The grey zone, we’re told, is ‘a place where there are no rules, and literally anything can be, and is, used as a weapon’. The podcast has a particular skill for overstating its case in a way that not only undermines its arguments, but contains a small, sweet note of the completely absurd, provided in that last sentence by the use of the word ‘literally’. The grey zone is variously described as being everywhere, encompassing everything, affecting everyone and happening every minute. Its omnipresence, immanence and omnipotence give God a decent run for his money.
Every threat is inflated to insane proportions. Discussing fake news, the voiceover swings for the fences: ‘It’s hard to overstate this threat. Think about it: instead of firing artillery rounds at enemy troops before advancing, just fire off some fake news instead, to persuade them not to bother firing in the first place.’ Eh? Are we supposed to be frightened that human beings might not start bombing each other into oblivion?
As a listening experience, it’s a strident, colourless churn through interviews and newsreel clips, powered along by B-movie sound effects and processed industrial rock music. The experts have a knack of embarrassing themselves by earnestly saying things like ‘You can now tell a lie in Europe and have it livestreamed in Australia’. Another claims that disinformation is ‘older than history’, referencing the Narmer Palette, an astonishing 31st-century BCE Egyptian stone, which displays a giant king Narmer smiting his enemies. It is believed to represent the unification of the upper and lower Nile. Our expert makes his case: ‘You think: was he actually twice as tall as everybody else? No.’ No one tell this man about Michelangelo’s ‘David’.
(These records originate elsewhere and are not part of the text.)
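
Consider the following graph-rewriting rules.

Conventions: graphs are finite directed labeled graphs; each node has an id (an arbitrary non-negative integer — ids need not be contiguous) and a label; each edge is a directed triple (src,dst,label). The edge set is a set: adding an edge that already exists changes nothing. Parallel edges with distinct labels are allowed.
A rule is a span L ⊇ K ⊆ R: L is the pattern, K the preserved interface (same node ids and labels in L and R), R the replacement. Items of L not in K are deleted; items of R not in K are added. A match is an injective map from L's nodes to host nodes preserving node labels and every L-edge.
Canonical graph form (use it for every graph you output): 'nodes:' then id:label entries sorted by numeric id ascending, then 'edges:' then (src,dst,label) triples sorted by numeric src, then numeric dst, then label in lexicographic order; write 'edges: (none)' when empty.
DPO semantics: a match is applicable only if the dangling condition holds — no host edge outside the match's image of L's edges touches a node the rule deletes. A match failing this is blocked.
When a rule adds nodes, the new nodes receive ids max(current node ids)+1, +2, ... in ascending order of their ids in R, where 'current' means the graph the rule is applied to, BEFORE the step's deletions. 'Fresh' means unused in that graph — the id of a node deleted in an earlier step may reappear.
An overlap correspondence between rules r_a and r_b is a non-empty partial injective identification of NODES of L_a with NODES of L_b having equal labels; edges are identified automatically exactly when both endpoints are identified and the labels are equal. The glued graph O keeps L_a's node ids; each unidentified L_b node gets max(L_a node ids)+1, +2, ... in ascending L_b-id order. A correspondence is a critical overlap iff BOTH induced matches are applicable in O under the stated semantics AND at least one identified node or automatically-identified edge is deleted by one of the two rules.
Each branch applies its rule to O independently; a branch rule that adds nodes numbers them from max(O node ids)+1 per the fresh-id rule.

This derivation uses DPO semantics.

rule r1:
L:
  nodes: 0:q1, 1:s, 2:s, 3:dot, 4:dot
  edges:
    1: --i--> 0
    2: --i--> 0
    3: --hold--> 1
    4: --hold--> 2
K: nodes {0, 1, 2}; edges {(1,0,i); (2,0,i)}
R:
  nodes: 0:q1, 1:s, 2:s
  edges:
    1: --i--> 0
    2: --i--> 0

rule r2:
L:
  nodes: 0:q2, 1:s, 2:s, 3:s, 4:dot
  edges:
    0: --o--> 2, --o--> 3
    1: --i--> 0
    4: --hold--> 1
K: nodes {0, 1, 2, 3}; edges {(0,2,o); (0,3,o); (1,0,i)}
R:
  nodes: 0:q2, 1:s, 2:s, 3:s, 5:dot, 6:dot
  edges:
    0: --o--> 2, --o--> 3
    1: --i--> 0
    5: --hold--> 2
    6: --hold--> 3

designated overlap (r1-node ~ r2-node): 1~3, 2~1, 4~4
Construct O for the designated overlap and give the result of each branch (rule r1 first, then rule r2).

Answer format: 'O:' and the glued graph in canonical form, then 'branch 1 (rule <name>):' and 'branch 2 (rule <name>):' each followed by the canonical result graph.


O:
nodes: 0:q1, 1:s, 2:s, 3:dot, 4:dot, 5:q2, 6:s
edges: (1,0,i); (2,0,i); (2,5,i); (3,1,hold); (4,2,hold); (5,1,o); (5,6,o)
branch 1 (rule r1):
nodes: 0:q1, 1:s, 2:s, 5:q2, 6:s
edges: (1,0,i); (2,0,i); (2,5,i); (5,1,o); (5,6,o)
branch 2 (rule r2):
nodes: 0:q1, 1:s, 2:s, 3:dot, 5:q2, 6:s, 7:dot, 8:dot
edges: (1,0,i); (2,0,i); (2,5,i); (3,1,hold); (5,1,o); (5,6,o); (7,6,hold); (8,1,hold)


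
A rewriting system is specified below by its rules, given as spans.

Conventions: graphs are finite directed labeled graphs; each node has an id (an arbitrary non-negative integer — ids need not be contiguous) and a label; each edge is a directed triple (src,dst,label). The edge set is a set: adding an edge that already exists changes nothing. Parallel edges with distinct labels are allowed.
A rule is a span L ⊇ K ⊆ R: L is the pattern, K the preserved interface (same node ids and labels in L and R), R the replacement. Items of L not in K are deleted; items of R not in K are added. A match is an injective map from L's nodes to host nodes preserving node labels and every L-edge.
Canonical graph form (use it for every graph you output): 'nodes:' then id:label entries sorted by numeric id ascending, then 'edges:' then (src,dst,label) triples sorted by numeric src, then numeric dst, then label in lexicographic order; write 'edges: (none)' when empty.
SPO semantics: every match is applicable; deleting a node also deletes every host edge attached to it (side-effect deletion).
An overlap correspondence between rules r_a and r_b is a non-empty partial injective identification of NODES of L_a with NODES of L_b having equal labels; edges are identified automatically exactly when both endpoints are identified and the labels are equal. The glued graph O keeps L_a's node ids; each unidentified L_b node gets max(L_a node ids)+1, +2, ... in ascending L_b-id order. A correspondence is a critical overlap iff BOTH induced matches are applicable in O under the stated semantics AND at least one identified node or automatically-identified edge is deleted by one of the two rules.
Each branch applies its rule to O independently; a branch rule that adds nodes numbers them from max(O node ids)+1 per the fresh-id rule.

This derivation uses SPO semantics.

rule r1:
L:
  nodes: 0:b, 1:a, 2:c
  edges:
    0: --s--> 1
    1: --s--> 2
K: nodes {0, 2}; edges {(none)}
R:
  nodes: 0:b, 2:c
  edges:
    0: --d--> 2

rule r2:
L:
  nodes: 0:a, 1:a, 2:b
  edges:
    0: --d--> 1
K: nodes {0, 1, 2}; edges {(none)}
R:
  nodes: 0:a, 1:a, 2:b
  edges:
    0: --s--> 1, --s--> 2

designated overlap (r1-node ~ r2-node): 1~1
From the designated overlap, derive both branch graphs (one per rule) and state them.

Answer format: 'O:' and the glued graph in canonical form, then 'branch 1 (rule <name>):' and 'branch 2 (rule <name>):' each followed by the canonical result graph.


O:
nodes: 0:b, 1:a, 2:c, 3:a, 4:b
edges: (0,1,s); (1,2,s); (3,1,d)
branch 1 (rule r1):
nodes: 0:b, 2:c, 3:a, 4:b
edges: (0,2,d)
branch 2 (rule r2):
nodes: 0:b, 1:a, 2:c, 3:a, 4:b
edges: (0,1,s); (1,2,s); (3,1,s); (3,4,s)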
A section on truth and journalism is the usual snooze-a-thon of bad faith and overweening pride. ‘As a journalist, the truth is like the solid ground beneath my feet,’ says our host. As a podcast reviewer, I can only agree, possibly adding that it is the wind beneath my wings.
Into The Grey Zone is about issues that should concern us, perhaps more than they do. But its bellicose assumptions and alarmist rhetoric are the very worst tools that we could use to tackle those issues. We are shown malice without motive, threat without context, invisible enemies who are everywhere and see everything. You might well feel worried, if you were capable of taking it seriously.
Utterly different in its sense of pathos, its intelligence and its streamlined, economical storytelling is Sideways, by Matthew Syed, whose first two episodes are available on BBC Sounds. It tells stories about seeing the world differently: how a numerical fillip can destroy someone’s life, or a shift in perspective can make hostages sympathise with their captors. It manages to do so avoiding all the obvious clichés, as well as the twin pitfalls of mawkishness and geekery, and arrives as a little clear-cut gem of nuance and interest.
Syed’s ponderous, slow delivery is capable of small affective shifts that register emotion without becoming sentimental or forced. The second episode told the extraordinary — and extraordinarily awful — story of Sally Clark, a solicitor who was wrongfully convicted of murdering her two infant sons. Syed shows convincingly how a statistical misunderstanding helped convict her. There are no villains here, only human biases and flawed systems of thought, coming together to create the undesirable outcomes in which we live. It’s all put together with great taste and skill — very simply, it’s the best thing I’ve heard in months, and it shouldn’t slip under your radar either.